Région de Bruxelles-Capitale

131

132

102

Région flamande

808

789

813

Région wallonne

470

502

500

Total

1 409

1 423

1 415

VIF: sexuelle, dans le couple

2016

2017

2018

Région de Bruxelles-Capitale

18

12

21

Région flamande

86

101

78

Région wallonne

38

35

40

Total

142

148

139

(Source: police fédérale)

En ce qui concerne l’évolution des chiffres, les enregistrements en matière de violence intrafamiliale au sein du couple restent assez stables pour les années présentées dans le tableau, et ce pour les quatre types différents de violence.

Il faut cependant faire preuve de prudence lors de l’interprétation de ces données. En premier lieu, ces chiffres ne peuvent pas être additionnés entre eux, afin d’éviter les doubles comptages. À cet égard, un cas de violence intrafamiliale au sein du couple peut aussi bien contenir des faits de violence physique (par exemple coups et / ou blessures volontaires) que des faits de violence sexuelle (par exemple viol).

En outre, il faut insister sur le fait qu’il n’est pas inhabituel que les victimes de tels faits n’introduisent une plainte qu’au bout d’un certain temps après la date de perpétration.

3) Cette question doit être posée au ministre de la Justice.

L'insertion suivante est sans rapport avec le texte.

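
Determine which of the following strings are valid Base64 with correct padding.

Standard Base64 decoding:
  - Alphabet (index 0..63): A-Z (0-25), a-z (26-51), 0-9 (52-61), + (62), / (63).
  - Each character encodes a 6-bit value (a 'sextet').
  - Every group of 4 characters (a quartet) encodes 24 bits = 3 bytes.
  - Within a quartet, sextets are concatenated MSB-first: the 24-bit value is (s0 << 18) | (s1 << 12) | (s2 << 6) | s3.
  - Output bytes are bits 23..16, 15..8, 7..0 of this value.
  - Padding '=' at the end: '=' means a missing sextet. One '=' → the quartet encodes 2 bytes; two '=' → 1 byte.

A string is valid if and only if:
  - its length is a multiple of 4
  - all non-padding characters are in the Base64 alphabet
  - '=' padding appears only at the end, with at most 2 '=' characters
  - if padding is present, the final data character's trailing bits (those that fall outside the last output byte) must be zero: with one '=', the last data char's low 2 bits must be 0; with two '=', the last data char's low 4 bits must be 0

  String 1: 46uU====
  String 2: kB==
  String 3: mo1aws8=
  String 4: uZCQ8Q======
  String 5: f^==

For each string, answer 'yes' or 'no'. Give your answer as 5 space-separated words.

Answer: no no yes no no

Derivation:
String 1: '46uU====' → invalid (4 pad chars (max 2))
String 2: 'kB==' → invalid (bad trailing bits)
String 3: 'mo1aws8=' → valid
String 4: 'uZCQ8Q======' → invalid (6 pad chars (max 2))
String 5: 'f^==' → invalid (bad char(s): ['^'])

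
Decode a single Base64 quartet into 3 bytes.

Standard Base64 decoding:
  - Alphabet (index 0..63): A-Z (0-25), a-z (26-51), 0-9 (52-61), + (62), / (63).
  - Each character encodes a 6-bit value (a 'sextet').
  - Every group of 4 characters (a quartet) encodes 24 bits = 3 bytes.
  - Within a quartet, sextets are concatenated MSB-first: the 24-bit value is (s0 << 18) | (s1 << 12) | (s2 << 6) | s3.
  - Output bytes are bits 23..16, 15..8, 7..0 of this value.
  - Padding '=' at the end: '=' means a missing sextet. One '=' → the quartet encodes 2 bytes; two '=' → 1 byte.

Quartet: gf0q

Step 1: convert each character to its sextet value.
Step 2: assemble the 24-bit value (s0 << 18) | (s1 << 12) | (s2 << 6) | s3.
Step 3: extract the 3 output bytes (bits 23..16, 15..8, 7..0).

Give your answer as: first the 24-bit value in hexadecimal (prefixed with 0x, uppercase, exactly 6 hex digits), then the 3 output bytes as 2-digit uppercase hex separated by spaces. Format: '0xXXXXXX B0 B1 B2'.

Answer: 0x81FD2A 81 FD 2A

Derivation:
Sextets: g=32, f=31, 0=52, q=42
24-bit: (32<<18) | (31<<12) | (52<<6) | 42
      = 0x800000 | 0x01F000 | 0x000D00 | 0x00002A
      = 0x81FD2A
Bytes: (v>>16)&0xFF=81, (v>>8)&0xFF=FD, v&0xFF=2A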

4) Mes services de la direction générale Sécurité et Prévention soutiennent plusieurs initiatives de prévention développées au niveau local pour prévenir la violence entre partenaires. Par ce biais, beaucoup d’initiatives de prévention sont développées. Dans les mois qui viennent, et notamment surtout en 2020, d’autres initiatives seront mises en œuvre. Ainsi, mon administration prévoit de renforcer l’échanges de bonnes pratiques entre acteurs de terrain pour améliorer la prévention dans ce domaine. Mes services visent également à développer du matériel de prévention, en collaboration avec l’Institut égalité femme homme, qui pourra être utilisé par de multiples acteurs. Enfin, mes services désirent également développer une expérience pilote pour faciliter le dépôt de plainte auprès des services de police en cas de violence entre partenaires. Beaucoup de victime hésite encore à franchir la porte d’un commissariat pour ce faire. Des pistes seront examinées et testées pour pouvoir porter plainte dans d’autres endroits moins intimidants.

5) Bien que les résultats du Moniteur de sécurité 2018 ne portaient pas sur la violence entre partenaires, ils semblent néanmoins démontrer que malheureusement le chiffre noir sur ce phénomène est encore important. Le principal obstacle semble être la démarche pour porter plainte. Ce fait est fréquemment rapporté par les organisations qui prennent en charge ce type de fait. C’est un élément sur lequel j’entends être attentif, en parfaite collaboration avec mon collègue en charge de la Justice.